So today is the 1st day back to work and it feels good to back in the real world - even tho the longer I lay around, the easier it got to lay around. Either way, here I am back at work and loving it. I also do like that I am leaving at 11:30 to get out to another doctor appt in Illinois - but I am quite sure that by Wednesday or Thursday I will be over this whole “back to real life and work garbage”, hahaha.
Anyhoo - today is technically 8dpo so I could be implanting right now! How exciting :0)
But in the IVF world I am 5dp3dt (5 days past 3 day transfer) and in the IVF world to the doctor that just means that I am still waiting...... waiting...... waiting...... to see if this cycle worked. Im usually pretty cool up until about now. Im only a few days away from knowing - and then after a positive pregnancy test is when my real worry or anxiousness starts. The 2 weeks after a + test in my life are 2 of the L-O-N-G-E-S-T weeks of my life. Its like in the movies when you feel and hear every second click by. Man, that’s rough but I would much rather have that then a negative that is for sure!

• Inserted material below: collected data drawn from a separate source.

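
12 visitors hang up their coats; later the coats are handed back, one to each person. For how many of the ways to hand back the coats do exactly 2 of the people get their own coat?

88107426

Choose which 2 of the 12 are fixed: C(12,2) = 66.
The remaining 10 must be deranged: !10 = 1334961.
Total: 66 × 1334961 = 88107426.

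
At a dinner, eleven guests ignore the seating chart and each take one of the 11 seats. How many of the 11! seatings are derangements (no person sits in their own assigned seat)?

14684570

!11 = 11! · Σ_{k=0}^{11} (-1)^k/k!
= 11! - 11!/1! + 11!/2! - 11!/3! + 11!/4! - 11!/5! + 11!/6! - 11!/7! + 11!/8! - 11!/9! + 11!/10! - 11!/11!
= 39916800 - 39916800 + 19958400 - 6652800 + 1663200 - 332640 + 55440 - 7920 + 990 - 110 + 11 - 1
= 14684570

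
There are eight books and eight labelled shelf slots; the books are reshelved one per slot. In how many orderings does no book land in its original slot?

Use !n = n·!(n-1) + (-1)^n.
!8 = 8·1854 + 1 = 14833

14833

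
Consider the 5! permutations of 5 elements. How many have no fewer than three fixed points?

Sum C(5,i)·!(5-i) for i = 3..5:
  i=3: C(5,3)·!2 = 10·1 = 10
  i=4: C(5,4)·!1 = 5·0 = 0
  i=5: C(5,5)·!0 = 1·1 = 1
Total = 11.

11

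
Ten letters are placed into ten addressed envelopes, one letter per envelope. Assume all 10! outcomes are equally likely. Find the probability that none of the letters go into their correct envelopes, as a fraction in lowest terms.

16481/44800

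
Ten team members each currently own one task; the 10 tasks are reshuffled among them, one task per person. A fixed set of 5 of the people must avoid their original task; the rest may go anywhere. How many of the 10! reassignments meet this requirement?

2170680

Inclusion-exclusion on the 5 forbidden self-matches:
Σ_{j=0}^{5} (-1)^j C(5,j)(10-j)!
= C(5,0)·10! - C(5,1)·9! + C(5,2)·8! - C(5,3)·7! + C(5,4)·6! - C(5,5)·5!
= 3628800 - 1814400 + 403200 - 50400 + 3600 - 120
= 2170680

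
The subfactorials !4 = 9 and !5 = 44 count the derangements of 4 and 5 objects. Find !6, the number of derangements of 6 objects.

265

!6 = (6-1)·(!5 + !4) = 5·(44 + 9) = 5·53 = 265.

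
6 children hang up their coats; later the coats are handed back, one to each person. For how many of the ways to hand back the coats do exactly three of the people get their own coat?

40

Choose which 3 of the 6 are fixed: C(6,3) = 20.
The other 3 form a derangement: !3 = 2.
Total: 20 × 2 = 40.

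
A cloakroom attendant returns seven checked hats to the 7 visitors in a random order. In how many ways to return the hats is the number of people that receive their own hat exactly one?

Pick the single fixed position: C(7,1) = 7 ways.
The remaining 6 must be deranged: !6 = 265.
Total: 7 × 265 = 1855.

1855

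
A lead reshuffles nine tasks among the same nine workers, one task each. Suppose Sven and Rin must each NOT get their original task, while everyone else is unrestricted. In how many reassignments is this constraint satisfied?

287280

Inclusion-exclusion on the 2 forbidden self-matches:
Σ_{j=0}^{2} (-1)^j C(2,j)(9-j)!
= C(2,0)·9! - C(2,1)·8! + C(2,2)·7!
= 362880 - 80640 + 5040
= 287280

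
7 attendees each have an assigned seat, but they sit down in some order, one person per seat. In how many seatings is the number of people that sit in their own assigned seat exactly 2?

924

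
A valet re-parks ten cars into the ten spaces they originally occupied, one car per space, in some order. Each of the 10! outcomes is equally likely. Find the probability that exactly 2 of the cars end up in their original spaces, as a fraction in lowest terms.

2119/11520

Favorable outcomes: C(10,2)·!8 = 45·14833 = 667485.
Total outcomes: 10! = 3628800.
Probability = 667485/3628800 = 2119/11520.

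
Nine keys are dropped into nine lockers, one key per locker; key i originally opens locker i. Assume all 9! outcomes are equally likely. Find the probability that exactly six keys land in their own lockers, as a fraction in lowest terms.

1/2160

Favorable outcomes: C(9,6)·!3 = 84·2 = 168.
Total outcomes: 9! = 362880.
Probability = 168/362880 = 1/2160.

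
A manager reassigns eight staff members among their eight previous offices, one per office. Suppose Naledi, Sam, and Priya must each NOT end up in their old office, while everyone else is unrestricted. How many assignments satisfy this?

Inclusion-exclusion on the 3 forbidden self-matches:
Σ_{j=0}^{3} (-1)^j C(3,j)(8-j)!
= C(3,0)·8! - C(3,1)·7! + C(3,2)·6! - C(3,3)·5!
= 40320 - 15120 + 2160 - 120
= 27240

27240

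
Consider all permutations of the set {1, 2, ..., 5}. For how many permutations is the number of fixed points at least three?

Sum C(5,i)·!(5-i) for i = 3..5:
  i=3: C(5,3)·!2 = 10·1 = 10
  i=4: C(5,4)·!1 = 5·0 = 0
  i=5: C(5,5)·!0 = 1·1 = 1
Total = 11.

11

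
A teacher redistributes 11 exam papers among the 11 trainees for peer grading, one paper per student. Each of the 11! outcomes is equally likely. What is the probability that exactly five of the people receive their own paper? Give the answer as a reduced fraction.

Favorable outcomes: C(11,5)·!6 = 462·265 = 122430.
Total outcomes: 11! = 39916800.
Probability = 122430/39916800 = 53/17280.

53/17280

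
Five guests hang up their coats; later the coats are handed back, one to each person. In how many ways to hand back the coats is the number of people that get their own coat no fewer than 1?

76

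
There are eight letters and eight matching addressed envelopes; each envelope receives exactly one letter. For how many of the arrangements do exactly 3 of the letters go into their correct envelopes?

2464

Pick the 3 fixed positions: C(8,3) = 56 ways.
The other 5 form a derangement: !5 = 44.
Total: 56 × 44 = 2464.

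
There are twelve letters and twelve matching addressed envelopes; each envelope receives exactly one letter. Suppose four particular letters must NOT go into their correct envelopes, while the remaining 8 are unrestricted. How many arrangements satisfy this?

Let A_j be the event that the j-th constrained one is fixed. By inclusion-exclusion over the 4 events:
Σ_{j=0}^{4} (-1)^j C(4,j)(12-j)!
= C(4,0)·12! - C(4,1)·11! + C(4,2)·10! - C(4,3)·9! + C(4,4)·8!
= 479001600 - 159667200 + 21772800 - 1451520 + 40320
= 339696000

339696000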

I am a POAS (pee on a stick) addict so I already know that the trigger is out of my system which is good cuz that means if/when I get a + it is a real one. I have been tricked b4 so now I test to see the + first then the - then the + again. Its crazy but for whatever reason it makes me feel a lil control in this uncontrollable stuff. Gives me another reason to get up in the morning - silly but true. Not that I dont have things that get me up in the morning but, well, you people who have been thru this understand and there is no other way to say it.

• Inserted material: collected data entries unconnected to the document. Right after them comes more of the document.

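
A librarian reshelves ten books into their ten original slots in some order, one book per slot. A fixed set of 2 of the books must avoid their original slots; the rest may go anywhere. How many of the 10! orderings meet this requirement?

2943360

Let A_j be the event that the j-th constrained one is fixed. By inclusion-exclusion over the 2 events:
Σ_{j=0}^{2} (-1)^j C(2,j)(10-j)!
= C(2,0)·10! - C(2,1)·9! + C(2,2)·8!
= 3628800 - 725760 + 40320
= 2943360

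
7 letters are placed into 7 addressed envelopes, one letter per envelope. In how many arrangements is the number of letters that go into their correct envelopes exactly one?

1855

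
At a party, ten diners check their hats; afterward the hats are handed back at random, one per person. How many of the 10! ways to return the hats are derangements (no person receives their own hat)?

!10 is the nearest integer to 10!/e.
10! = 3628800, and 3628800/e ≈ 1334960.92, so !10 = 1334961.

1334961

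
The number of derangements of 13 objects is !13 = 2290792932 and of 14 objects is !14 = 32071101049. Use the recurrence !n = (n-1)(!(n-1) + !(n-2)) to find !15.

!15 = (15-1)·(!14 + !13) = 14·(32071101049 + 2290792932) = 14·34361893981 = 481066515734.

481066515734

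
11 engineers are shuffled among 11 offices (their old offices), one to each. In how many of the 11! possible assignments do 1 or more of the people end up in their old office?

25232230

# with exactly i fixed is C(11,i)·!(11-i); sum over i=1..11:
  i=1: C(11,1)·!10 = 11·1334961 = 14684571
  i=2: C(11,2)·!9 = 55·133496 = 7342280
  i=3: C(11,3)·!8 = 165·14833 = 2447445
  i=4: C(11,4)·!7 = 330·1854 = 611820
  i=5: C(11,5)·!6 = 462·265 = 122430
  i=6: C(11,6)·!5 = 462·44 = 20328
  i=7: C(11,7)·!4 = 330·9 = 2970
  i=8: C(11,8)·!3 = 165·2 = 330
  i=9: C(11,9)·!2 = 55·1 = 55
  i=10: C(11,10)·!1 = 11·0 = 0
  i=11: C(11,11)·!0 = 1·1 = 1
Total = 25232230.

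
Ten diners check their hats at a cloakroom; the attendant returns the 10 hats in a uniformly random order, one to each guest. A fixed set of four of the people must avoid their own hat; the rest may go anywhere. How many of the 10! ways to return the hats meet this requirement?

Inclusion-exclusion on the 4 forbidden self-matches:
Σ_{j=0}^{4} (-1)^j C(4,j)(10-j)!
= C(4,0)·10! - C(4,1)·9! + C(4,2)·8! - C(4,3)·7! + C(4,4)·6!
= 3628800 - 1451520 + 241920 - 20160 + 720
= 2399760

2399760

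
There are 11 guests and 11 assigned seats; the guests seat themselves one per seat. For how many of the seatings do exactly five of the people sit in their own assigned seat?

122430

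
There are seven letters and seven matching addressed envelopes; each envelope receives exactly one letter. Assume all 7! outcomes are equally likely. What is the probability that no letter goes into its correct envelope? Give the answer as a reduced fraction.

103/280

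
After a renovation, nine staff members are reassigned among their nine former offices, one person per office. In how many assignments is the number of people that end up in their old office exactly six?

Pick the 6 fixed positions: C(9,6) = 84 ways.
The remaining 3 must be deranged: !3 = 2.
Total: 84 × 2 = 168.

168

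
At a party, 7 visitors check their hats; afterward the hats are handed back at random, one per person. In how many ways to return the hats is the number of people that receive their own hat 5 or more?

22

Sum C(7,i)·!(7-i) for i = 5..7:
  i=5: C(7,5)·!2 = 21·1 = 21
  i=6: C(7,6)·!1 = 7·0 = 0
  i=7: C(7,7)·!0 = 1·1 = 1
Total = 22.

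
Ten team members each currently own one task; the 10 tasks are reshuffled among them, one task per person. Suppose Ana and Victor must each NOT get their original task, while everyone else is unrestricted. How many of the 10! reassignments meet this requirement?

Inclusion-exclusion on the 2 forbidden self-matches:
Σ_{j=0}^{2} (-1)^j C(2,j)(10-j)!
= C(2,0)·10! - C(2,1)·9! + C(2,2)·8!
= 3628800 - 725760 + 40320
= 2943360

2943360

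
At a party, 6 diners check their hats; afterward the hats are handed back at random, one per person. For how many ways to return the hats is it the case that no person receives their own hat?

265

By inclusion-exclusion, !6 = Σ (-1)^k · 6!/k! for k=0..6
= 6! - 6!/1! + 6!/2! - 6!/3! + 6!/4! - 6!/5! + 6!/6!
= 720 - 720 + 360 - 120 + 30 - 6 + 1
= 265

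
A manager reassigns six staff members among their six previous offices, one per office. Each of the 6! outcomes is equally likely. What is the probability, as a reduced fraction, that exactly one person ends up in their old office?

Favorable outcomes: C(6,1)·!5 = 6·44 = 264.
Total outcomes: 6! = 720.
Probability = 264/720 = 11/30.

11/30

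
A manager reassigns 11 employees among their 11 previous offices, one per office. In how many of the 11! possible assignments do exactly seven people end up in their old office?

Pick the 7 fixed positions: C(11,7) = 330 ways.
The other 4 form a derangement: !4 = 9.
Total: 330 × 9 = 2970.

2970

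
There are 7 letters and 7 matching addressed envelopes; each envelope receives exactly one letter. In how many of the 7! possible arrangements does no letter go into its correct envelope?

1854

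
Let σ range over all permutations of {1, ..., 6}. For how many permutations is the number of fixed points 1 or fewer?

# with exactly i fixed is C(6,i)·!(6-i); sum over i=0..1:
  i=0: C(6,0)·!6 = 1·265 = 265
  i=1: C(6,1)·!5 = 6·44 = 264
Total = 529.

529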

Today I will be going for another IVIG treatment, gosh I wish i could have booked it for Wed instead cuz by then I could ask for a blood pregnancy test to see if this is even something I need to do. Its another $2,100 which is fine if it helped but come to find out that after my treatment (2 days after) my KC actually WENT UP, yes, i said UP. They have an explanation for everything and sure it makes sense but I was really wanting to hear that they went down. They were borderline last time and they went up from 15 to 42 AFTER treatment. They told me that it was cuz 2 days after i had the treatment i had my retreival where they were "poking around" up there which makes the natural killer cells start to get all crazy. I just dont know what to think, but i am going back to get another treatment so.... yeah..... I just dont want to say "I shoulda had that treatment this time. I cant have closure if I dont do everything possible this time so I will go and let them take the money from us. I am stopping for fast food tho.